In this paper, we propose a unified architecture for computation of double-precision floating-point division, reciprocal, square root, inverse square root and multiplication with a significant area reduction. First, a double-precision multiplication-based divider, the common datapath shared with these arithmetic computations, is optimized by a modified Goldschmidt algorithm to achieve better area efficiency. In this algorithm, a linear-degree minimax approximation instead of second-degree is used to obtain a 15-bit precision estimate of the reciprocal so that we can get a rather small lookup table (LUT) as well as reduced amount of computation when accumulating the partial products. Two Goldschmidt iterations specially designed for hardware reuse are performed to gain the final accurate result of division. By virtue of the pipelined processing, the time cost for the two iterations is minimized.
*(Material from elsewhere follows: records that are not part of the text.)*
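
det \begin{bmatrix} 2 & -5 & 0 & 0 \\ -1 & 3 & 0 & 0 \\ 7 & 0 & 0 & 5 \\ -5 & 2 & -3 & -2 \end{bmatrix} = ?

The matrix is block lower-triangular with a 2×2 block and a 2×2 block on the diagonal, so its determinant equals the product of the determinants of the diagonal blocks.
det of the 2×2 block = 1
det of the 2×2 block = 15
det = (1)·(15) = 15

15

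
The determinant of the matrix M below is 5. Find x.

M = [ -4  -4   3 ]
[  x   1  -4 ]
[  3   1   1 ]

Expanding along the column containing x, det(M) is linear in x: det(M) = (7)·x + (19).
Set (7)·x + (19) = 5  ⇒  (7)·x = -14  ⇒  x = -2.

-2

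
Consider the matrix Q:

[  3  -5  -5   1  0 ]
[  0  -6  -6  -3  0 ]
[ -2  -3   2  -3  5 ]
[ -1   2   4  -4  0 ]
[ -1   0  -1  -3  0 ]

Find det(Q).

Expand along column 5 (it has 4 zeros):
  + (5) · M_35   where M_35 = det([3 -5 -5 1; 0 -6 -6 -3; -1 2 4 -4; -1 0 -1 -3]) = 135
det = (+1)·(5)·(135) = 675

The determinant is 675.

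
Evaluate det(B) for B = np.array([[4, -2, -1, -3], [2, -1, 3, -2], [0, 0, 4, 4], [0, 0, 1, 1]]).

B is block upper-triangular with a 2×2 block and a 2×2 block on the diagonal, so its determinant equals the product of the determinants of the diagonal blocks.
det of the 2×2 block = 0
det of the 2×2 block = 0
det = (0)·(0) = 0

0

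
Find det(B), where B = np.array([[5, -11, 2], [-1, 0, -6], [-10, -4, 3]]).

det(B) = -805

Expand along column 2:
  − (-11) · |-1 -6; -10 3| = −(-11)·(-3 − 60) = -693
  − (-4) · |5 2; -1 -6| = −(-4)·(-30 − (-2)) = -112
Sum: (-693) + (-112) = -805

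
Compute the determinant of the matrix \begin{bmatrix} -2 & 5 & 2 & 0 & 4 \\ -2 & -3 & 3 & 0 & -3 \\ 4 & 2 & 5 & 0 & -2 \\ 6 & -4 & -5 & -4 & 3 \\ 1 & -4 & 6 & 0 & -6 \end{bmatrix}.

Expand along column 4 (it has 4 zeros):
  + (-4) · M_44   where M_44 = det([-2 5 2 4; -2 -3 3 -3; 4 2 5 -2; 1 -4 6 -6]) = 39
det = (+1)·(-4)·(39) = -156

-156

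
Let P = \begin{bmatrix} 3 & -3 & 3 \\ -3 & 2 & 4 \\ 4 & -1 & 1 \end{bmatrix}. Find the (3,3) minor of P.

-3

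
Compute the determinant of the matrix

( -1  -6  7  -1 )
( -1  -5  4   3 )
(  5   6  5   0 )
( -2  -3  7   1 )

Expand along row 3 (it has 1 zero):
  + (5) · M_31   where M_31 = det([-6 7 -1; -5 4 3; -3 7 1]) = 97
  − (6) · M_32   where M_32 = det([-1 7 -1; -1 4 3; -2 7 1]) = -19
  + (5) · M_33   where M_33 = det([-1 -6 -1; -1 -5 3; -2 -3 1]) = 33
det = (+1)·(5)·(97) + (-1)·(6)·(-19) + (+1)·(5)·(33) = 764

764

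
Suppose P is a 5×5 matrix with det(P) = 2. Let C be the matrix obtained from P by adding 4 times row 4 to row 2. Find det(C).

2

Adding a multiple of one row to another leaves the determinant unchanged.
det(C) = (1)·(2) = 2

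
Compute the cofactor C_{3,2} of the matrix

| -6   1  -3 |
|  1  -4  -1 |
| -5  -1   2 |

-9

Delete row 3 and column 2; the remaining 2×2 submatrix is [-6 -3; 1 -1].
Its determinant is (-6)·(-1) − (-3)·1 = 9.
The cofactor carries sign (−1)^(3+2) = −1, so C_{3,2} = −(9) = -9.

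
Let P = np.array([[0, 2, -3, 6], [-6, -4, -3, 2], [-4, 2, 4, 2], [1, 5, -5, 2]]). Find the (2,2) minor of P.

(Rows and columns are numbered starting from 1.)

Delete row 2 and column 2; the remaining 3×3 submatrix is [0 -3 6; -4 4 2; 1 -5 2].
Its determinant is 66.

66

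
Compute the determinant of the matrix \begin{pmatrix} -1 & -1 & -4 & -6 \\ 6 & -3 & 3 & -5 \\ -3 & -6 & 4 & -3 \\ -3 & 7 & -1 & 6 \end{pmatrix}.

-1280

Expand along row 1:
  + (-1) · M_11   where M_11 = det([-3 3 -5; -6 4 -3; 7 -1 6]) = 92
  − (-1) · M_12   where M_12 = det([6 3 -5; -3 4 -3; -3 -1 6]) = 132
  + (-4) · M_13   where M_13 = det([6 -3 -5; -3 -6 -3; -3 7 6]) = 24
  − (-6) · M_14   where M_14 = det([6 -3 3; -3 -6 4; -3 7 -1]) = -204
det = (+1)·(-1)·(92) + (-1)·(-1)·(132) + (+1)·(-4)·(24) + (-1)·(-6)·(-204) = -1280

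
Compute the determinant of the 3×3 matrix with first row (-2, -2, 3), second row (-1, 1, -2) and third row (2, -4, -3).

The determinant is 42.

Expand along column 1:
  + (-2) · |1 -2; -4 -3| = (-2)·(-3 − 8) = 22
  − (-1) · |-2 3; -4 -3| = −(-1)·(6 − (-12)) = 18
  + 2 · |-2 3; 1 -2| = 2·(4 − 3) = 2
Sum: (22) + (18) + (2) = 42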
Second, a reconfigurable datapath with a little extra area cost is introduced to dynamically support multiple double-precision computations by executing the optimized divider iteratively. The design is finally implemented and synthesized in SMIC 0.13-μm CMOS process. The experimental results show that the proposed design can achieve a speed of 400 MHz with area of 61.6 K logic gates and 9-Kb LUT. Compared with other works, the area efficiency (performance/area ratio) of the proposed unified architecture is increased by about 20% in average, which is a better performance-area trade-off for embedded microprocessors.